Keep your cotton mask clean. It works by absorbing moisture – and along with that, the virus particles. The mask won't help if it gets moist from long use or if you do not clean off the trapped virus particles. Soap and water, sunshine and fresh air, these are the keys to protecting yourself.
Clean gently to extend the life of the mask. Get a new mask when you can feel the fabric has worn thin.
Virus model by the yarn-bomber and muralist JK-47 of Santa Rosa, Insta@quinkenn. Photo by Insta@Tracey_Mammolito of New York City. Mask by Vincie.
Wash your mask in detergent. Swish around to get the fabric thoroughly wet. You want to get the detergent in contct with the virus particles and with other pathogens, microbes or funguses, in order to eliminate them.
Hang-dry in a clean, well ventilated space. Do not put in the dryer, it wears out the fabric quickly. And shrinks the mask.

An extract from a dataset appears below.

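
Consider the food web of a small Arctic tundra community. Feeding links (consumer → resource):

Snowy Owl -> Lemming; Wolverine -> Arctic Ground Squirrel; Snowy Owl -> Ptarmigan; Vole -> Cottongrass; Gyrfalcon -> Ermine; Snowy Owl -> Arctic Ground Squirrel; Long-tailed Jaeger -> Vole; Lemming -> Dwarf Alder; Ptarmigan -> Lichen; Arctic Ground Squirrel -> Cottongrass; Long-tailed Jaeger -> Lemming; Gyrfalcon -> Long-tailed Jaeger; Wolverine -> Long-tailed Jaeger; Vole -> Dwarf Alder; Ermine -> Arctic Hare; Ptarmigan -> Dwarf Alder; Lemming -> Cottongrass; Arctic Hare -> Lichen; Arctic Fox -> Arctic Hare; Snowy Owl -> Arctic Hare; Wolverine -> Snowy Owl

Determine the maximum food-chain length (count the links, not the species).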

Microwaving doesn't work because the 'Rona isn't water-based. Microwaves use radio waves to heat the water inside things, so without water inside, the virus doesn't heat up. Baking in the oven doesn't work either.
Bleach is recommended by some experts, but it is harder on the fabrics.
Social fabric masks are effective against both breathed-out and incoming vapor and the attendant virus.
Wear a maximum of 4 hours. Put on and take off by holding the elastic. When you touch the mask, your hand picks up virus. Do not re-use a mask, but wash and dry after each use to avoid spreading the virus. Do not share masks.
Dispose of your mask when the fabric seems worn out. It becomes ineffective as fibers break down. Lifespan depends on the material, method of weaving, use and cleaning methods. There is no fixed rule for determining lifespan - use your hands and eyes.